Bahrain recalled Iranian chargé d'affaires Mahdy Islamy on Saturday to officially protest official Iranian television's distortions of President Mohamed Morsy's speech at the Non-Aligned Movement summit in Tehran last week.
The interpreter for Iran's official television substituted all mentions of Syria in Morsy's speech with "Bahrain,” altering the meaning of Morsy's speech in which he criticized the ruling regime in Syria. When Morsy said, "The Palestinian and Syrian nations are struggling for freedom, justice and dignity,” the Iranian interpreter instead translated Morsy as saying "The Palestinian and Bahraini nations" are struggling for freedom.
Similarly, when Morsy talked about the "Arab Spring" which started in Tunisia and then spread to Egypt, Libya, Yemen and Syria, the interpreter spoke of an "Islamist Awakening" and again replaced Syria with Bahrain.
Al Jazeera’s satellite channel said the Bahraini Foreign Ministry issued a statement in which it said, "Inserting the name of Bahrain in the place of Syria in the speech is a distortion and falsification of it that constitutes unacceptable media performance. It points out that Iranian media intervene in the interior affairs of the Bahraini kingdom and violate established rules."
The Bahraini foreign ministry called on the Iranian government to apologize and to adopt the necessary measures against the interpreter in question.
Mohamed Shouman, a professor of political discourse and media at Ain Shams University, called on Egypt to officially protest the distortion of Morsy's speech. Describing the misinterpretations as a political, ethical and media scandal, Shouman said that the incident was part of a systematic approach to distort public opinion in Iran.
“This is brainwashing, reminiscent of the black propaganda launched during the Cold War,” he said.
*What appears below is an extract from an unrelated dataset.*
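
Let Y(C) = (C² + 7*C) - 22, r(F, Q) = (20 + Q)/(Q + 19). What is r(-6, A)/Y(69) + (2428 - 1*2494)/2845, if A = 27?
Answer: -15720277/683403140 ≈ -0.023003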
In his speech, Morsy told Non-Aligned Movement members states that they should support the Syrian revolution against President Bashar al-Assad, who he called a “tyrant” that has lost legitimacy. Morsy also called for a civilian state in Syria.
Morsy mentioned a four-country initiative — comprising Egypt, Saudi Arabia, Iran and Turkey — he has proposed to help resolve the Syrian crisis.
A day later on Sunday, Syrian state television criticized Morsy, describing his Thursday speech as “uncivil.”
A television presenter said “there is no need to discuss what Morsy said,” as Syria has already weathered attacks from entities more important than Morsy. “But their chattering has not frightened our people, and the Syrian army does not care what they say,” the presenter added.
The anchor also said Morsy’s comments were inappropriate at a summit for countries who are supposed to be non-aligned, and accused him of being “completely biased.”
“How does the Egyptian Army have the right to use tanks against terrorists within some tribes in the Sinai, while Morsy describes what terrorists do against the Syrian regime and army as resistance and struggle?” the presented asked.
He also accused US Secretary of State Hillary Clinton and Qatari King Hamad bin Isa al-Khalifa of being behind Morsy’s attack on Syria.
The Iranian state television broadcast contained several further distortions of Morsy’s speech. When Morsy criticized Russia and China's use of the veto to prevent the issuing of a Security Council resolution against the Assad regime, Morsy was misquoted as saying that the Security Council veto prevented it from addressing the “crises of popular transformations,” a reference to regional uprisings in general.
Additionally, when Morsy said, "We express solidarity with the Syrian people against oppression and suppression,” Iranian television viewers were told that Morsy said, “We express solidarity with the Syrian people against the conspiracy organized against that country.” And when Morsy described "the unity of Syrian opposition” as “a necessity,” the interpreter said, "We hope the Syrian regime, which has a popular base, remains."